O correspondente da BBC na capital egípcia Jim Muir afirma que este seria o protesto com o maior número de participantes desde o início da atual crise política no país árabe.

Tentativas do Exército de checar a identidade das pessoas que entravam no local foram abandonadas devido ao tamanho da multidão, que participa do 15º dia seguido de manifestações.

Leia mais na BBC Brasil: Egito anuncia plano de transição; protestos continuam

Grandes protestos foram também registrados nesta terça-feira nas cidades de Alexandria e Almançora, no norte do país.

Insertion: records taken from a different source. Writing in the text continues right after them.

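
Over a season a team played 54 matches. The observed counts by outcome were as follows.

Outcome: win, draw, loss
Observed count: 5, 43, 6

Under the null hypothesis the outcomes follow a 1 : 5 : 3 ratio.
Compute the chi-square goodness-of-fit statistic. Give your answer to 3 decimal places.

Ratio total = 9. Expected counts: 54×1/9 = 6, 54×5/9 = 30, 54×3/9 = 18.
χ² = (5−6)²/6 + (43−30)²/30 + (6−18)²/18
   = 0.1667 + 5.6333 + 8.0000
Sum = 13.800

13.800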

Segundo Muir, a mensagem das ruas do Cairo nesta terça-feira é simples: existe apoio suficiente de todos os setores da sociedade egípcia aos protestos e as concessões do governo não são suficientes.

Motivação

"Não me importa o que eles estão prometendo. Nossa exigência é a mesma: Mubarak deve deixar o poder", disse a manifestante Mariam à correspondente da BBC News Yolande Knell.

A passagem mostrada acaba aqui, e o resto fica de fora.